大型风能驱动并利用直接空气捕集CO₂制甲醇工厂的成本缩放特性研究：以智利为例

Abstract Large-scale methanol production plants using fossil resources benefit from the cost-reductions brought by economies of scale. Whereas the emerging Power-to-Methanol (PtM) processes with low CO 2 emissions rely on distributed energy resources and have a vastly different technological make-up, which will affect the cost-reductions achievable by their ongoing scale-up. To quantify this cost-scaling behavior a modeling study was carried out focusing on a location with excellent wind-energy resources in southern Chile, where multiple Power-to-X projects are already being developed. Detailed models for the PtM plant and the energy generation grid design were developed. The PtM plant model integrates recent techno-economic analyses that capture economies of scale relationships for individual process components (e.g.
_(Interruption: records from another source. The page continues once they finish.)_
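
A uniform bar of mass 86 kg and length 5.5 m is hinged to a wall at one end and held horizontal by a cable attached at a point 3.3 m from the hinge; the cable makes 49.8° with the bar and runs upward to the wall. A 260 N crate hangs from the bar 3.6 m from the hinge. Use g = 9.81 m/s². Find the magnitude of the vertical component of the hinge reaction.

Take torques about the hinge: T sin 49.8° · 3.3 = 86×9.81×2.75 + 260×3.6 = 3256.1 N·m.
So T = 3256.1 / (0.7638 × 3.3) = 1291.8 N.
ΣF_y = 0: H_y = (86×9.81 + 260) − T sin 49.8° = 1103.7 − 986.69 = 116.97 N.

|H_y| ≈ 117 N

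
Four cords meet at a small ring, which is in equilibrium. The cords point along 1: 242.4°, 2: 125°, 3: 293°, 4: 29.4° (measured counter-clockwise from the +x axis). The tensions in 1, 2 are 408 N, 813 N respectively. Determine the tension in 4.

Resolve: ΣF_x = 408 cos 242.4° + 813 cos 125° + T_3 cos 293° + T_4 cos 29.4° = 0.
        ΣF_y = 408 sin 242.4° + 813 sin 125° + T_3 sin 293° + T_4 sin 29.4° = 0.
The known terms sum to (-655.3, 304.4) N, so 0.3907 T_3 + 0.8712 T_4 = 655.3 and -0.9205 T_3 + 0.4909 T_4 = -304.4.
Solving simultaneously: T_3 = 590.6 N, T_4 = 487.3 N.

T_4 ≈ 487 N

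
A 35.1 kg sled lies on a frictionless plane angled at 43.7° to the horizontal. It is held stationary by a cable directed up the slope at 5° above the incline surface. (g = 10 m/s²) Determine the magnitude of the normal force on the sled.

Take axes along and perpendicular to the incline. Weight components: W sin 43.7° = 242.5 N down-slope, W cos 43.7° = 253.8 N into the surface.
Along incline: T cos 5° = W sin 43.7° → T = 243.4 N.
Perpendicular: N = W cos 43.7° − T sin 5° = 232.5 N.

N ≈ 233 N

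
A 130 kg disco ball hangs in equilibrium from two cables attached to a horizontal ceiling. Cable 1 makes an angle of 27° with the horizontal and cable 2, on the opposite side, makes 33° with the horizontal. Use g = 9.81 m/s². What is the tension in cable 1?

Weight W = 130 × 9.81 = 1275 N acts straight down.
Horizontal: T_1 cos 27° = T_2 cos 33°  →  T_2 = 1.062 T_1.
Vertical: T_1 sin 27° + T_2 sin 33° = 1275.
Substituting the horizontal relation into the vertical equation gives 1.033 T_1 = 1275, so T_1 = 1235 N.

T_1 ≈ 1240 N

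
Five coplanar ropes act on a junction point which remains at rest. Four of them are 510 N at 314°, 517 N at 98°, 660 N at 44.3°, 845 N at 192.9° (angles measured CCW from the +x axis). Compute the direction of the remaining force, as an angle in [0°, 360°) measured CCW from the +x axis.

θ ≈ 279°

Sum the known components: ΣF_x = -68.99 N, ΣF_y = 417.4 N.
For equilibrium the remaining force must supply (−ΣF_x, −ΣF_y) = (68.99, -417.4) N.
Magnitude = √((68.99)² + (-417.4)²) = 423.1 N; direction = atan2(-417.4, 68.99) = 279.4°.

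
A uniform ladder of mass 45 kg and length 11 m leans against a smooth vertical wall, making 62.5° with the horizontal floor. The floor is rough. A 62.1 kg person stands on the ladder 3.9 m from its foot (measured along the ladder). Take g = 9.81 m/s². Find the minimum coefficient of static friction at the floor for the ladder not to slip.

μ_min ≈ 0.216

ΣF_y = 0: N_floor = 45×9.81 + 62.1×9.81 = 1050.7 N.
Torques about the foot: N_wall · 11 sin 62.5° = 45×9.81×5.5 cos 62.5° + 62.1×9.81×3.9 cos 62.5° → N_wall = 227.34 N.
ΣF_x = 0: f_floor = N_wall = 227.34 N.
μ_min = f_floor / N_floor = 227.34 / 1050.7 = 0.2164.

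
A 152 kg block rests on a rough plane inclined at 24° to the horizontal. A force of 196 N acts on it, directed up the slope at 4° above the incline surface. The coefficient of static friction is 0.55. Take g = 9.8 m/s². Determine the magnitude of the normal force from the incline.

N ≈ 1350 N

Axes along / perpendicular to the incline. W sin 24° = 605.9 N down-slope; W cos 24° = 1361 N into the surface.
Perpendicular: N = W cos 24° − P sin 4° = 1361 − 13.67 = 1347 N.
Along incline: P cos 4° + f = W sin 24° (friction acts up-slope) → f = 605.9 − 195.5 = 410.4 N.
|f| = 410.4 N ≤ μN = 740.9 N, so the block is indeed static.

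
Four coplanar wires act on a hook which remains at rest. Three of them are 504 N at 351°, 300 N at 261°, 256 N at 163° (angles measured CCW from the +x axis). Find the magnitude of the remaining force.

F ≈ 364 N

Sum the known components: ΣF_x = 206.1 N, ΣF_y = -300.3 N.
For equilibrium the remaining force must supply (−ΣF_x, −ΣF_y) = (-206.1, 300.3) N.
Magnitude = √((-206.1)² + (300.3)²) = 364.2 N; direction = atan2(300.3, -206.1) = 124.5°.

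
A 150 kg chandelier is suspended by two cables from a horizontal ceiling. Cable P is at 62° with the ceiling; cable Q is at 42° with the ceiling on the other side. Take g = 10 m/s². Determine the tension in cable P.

T_P ≈ 1150 N

Weight W = 150 × 10 = 1500 N acts straight down.
Horizontal: T_P cos 62° = T_Q cos 42°  →  T_Q = 0.6317 T_P.
Vertical: T_P sin 62° + T_Q sin 42° = 1500.
Substituting the horizontal relation into the vertical equation gives 1.306 T_P = 1500, so T_P = 1149 N.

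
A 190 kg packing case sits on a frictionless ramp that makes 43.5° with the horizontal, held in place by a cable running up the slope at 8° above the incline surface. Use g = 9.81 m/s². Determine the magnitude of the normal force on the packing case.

N ≈ 1170 N

Take axes along and perpendicular to the incline. Weight components: W sin 43.5° = 1283 N down-slope, W cos 43.5° = 1352 N into the surface.
Along incline: T cos 8° = W sin 43.5° → T = 1296 N.
Perpendicular: N = W cos 43.5° − T sin 8° = 1172 N.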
PEM water electrolysis, solid- and liquid-based DAC) while also accounting for hourly wind fluctuations by solving a scheduling optimization problem. In the grid design model the costs for wind turbines, cable connections, infrastructure, and land leasing are minimized while considering cable selection and power losses. By utilizing these models production systems with capacities between 20 to 2600 kt/a were evaluated for 2020 and 2050 cost-scenarios. The results suggest smaller cost-reductions achievable for the PtM compared to natural gas–based plants, mainly because of modular technologies dominating costs in large-scale systems. Non-linear scaling of the grid also weakens economies of scale, with wind turbine power density and land availability near the PtM plant influencing the severity of this effect. These quantified cost-reduction trends also offer insight into how smaller-scale, distributed PtM plants might compete with larger centralized facilities.